Another significant issue identified in the study was ChatGPT’s practice of providing fabricated references to support its answers. When the researchers requested scientific references for each response, they discovered that ChatGPT could only provide legitimate references for a handful of questions.

Upon closer examination, they realized that the chatbot had manufactured these references. While the citations appeared legitimate at first glance, complete with correct formatting and URLs, they did not correspond to any existing articles.

In one particular case, the researchers asked ChatGPT about the conversion of spinal injection doses of the muscle spasm medication baclofen into corresponding oral doses. Although the team could not find a scientifically established dose conversion rate, ChatGPT presented a unique conversion rate and cited guidance from two medical organizations.

However, neither organization had ever provided official guidance on dose conversion, and the suggested conversion factor had no scientific basis.

Furthermore, the chatbot’s example calculation for dose conversion contained a critical error, resulting in a recommended oral dose that was 1,000 times lower than necessary. This miscalculation could potentially cause withdrawal symptoms such as hallucinations and seizures if followed by a healthcare professional.

Implications: Trust and Reliance on AI

The University of Long Island study raises important concerns about the accuracy and reliability of AI chatbots like ChatGPT, particularly in the context of medical information. ChatGPT’s ability to quickly synthesize information and provide seemingly professional responses may instill a false sense of confidence in its accuracy, leading users to rely on it as a source of medical advice.

However, as demonstrated by the study’s findings, this can be dangerous and potentially detrimental to patient care.
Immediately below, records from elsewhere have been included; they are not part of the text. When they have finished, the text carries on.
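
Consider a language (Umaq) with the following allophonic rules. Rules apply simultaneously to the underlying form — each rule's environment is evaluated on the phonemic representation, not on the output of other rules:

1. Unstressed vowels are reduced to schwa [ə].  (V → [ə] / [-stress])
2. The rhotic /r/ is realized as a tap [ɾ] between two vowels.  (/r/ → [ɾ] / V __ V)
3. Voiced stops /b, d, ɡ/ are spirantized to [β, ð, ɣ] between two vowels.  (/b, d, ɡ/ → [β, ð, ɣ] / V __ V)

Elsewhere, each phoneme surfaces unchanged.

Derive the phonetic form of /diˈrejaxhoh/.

/d/ (word-initial) is in the target of rule 3 but the environment (between two vowels) is not met → [d].
/i/ (between /d/ and /r/): in an unstressed syllable, so rule 1 applies → [ə].
Rule 2 applies to /r/ (between /i/ and /e/: between two vowels) → [ɾ].
/e/ (between /r/ and /j/) is in the target of rule 1 but the environment (in an unstressed syllable) is not met → [e].
/a/ meets the environment for rule 1 (in an unstressed syllable) → [ə].
/o/ (between /h/ and /h/) occurs in an unstressed syllable → [ə] by rule 1.

[dəˈɾejəxhəh]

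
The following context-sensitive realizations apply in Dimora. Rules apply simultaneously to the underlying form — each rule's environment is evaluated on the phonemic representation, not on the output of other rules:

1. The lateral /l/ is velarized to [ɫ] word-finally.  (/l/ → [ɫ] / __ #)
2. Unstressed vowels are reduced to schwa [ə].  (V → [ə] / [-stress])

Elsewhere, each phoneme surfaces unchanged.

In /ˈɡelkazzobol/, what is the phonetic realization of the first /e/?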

OpenAI’s Response and Recommendations

OpenAI, the organization behind ChatGPT, advises users not to rely on the chatbot’s responses as a substitute for professional medical advice or treatment. They emphasize that ChatGPT models are not fine-tuned to provide medical information and should not be used for diagnosing or treating serious medical conditions. OpenAI’s usage policies explicitly state that the models are not designed for such purposes.

To ensure the accuracy and reliability of medical information obtained online, consumers are encouraged to utilize reputable government websites like MedlinePlus from the National Institutes of Health. These websites provide reliable and up-to-date information.

However, it is important to remember that online sources should serve as a starting point and should not replace consultations with healthcare professionals who can provide personalized advice based on individual patient cases.


While AI chatbots like ChatGPT have demonstrated significant advancements in natural language processing, their limitations and potential risks cannot be overlooked, especially in critical domains such as healthcare.

The study conducted by the researchers at the University of Long Island highlights the importance of cautious reliance on AI-generated responses and emphasizes the need for human expertise in providing accurate and personalized medical advice.

As technology continues to evolve, striking a balance between the convenience offered by AI chatbots and the expertise of healthcare professionals will be crucial in ensuring optimal patient care and safety.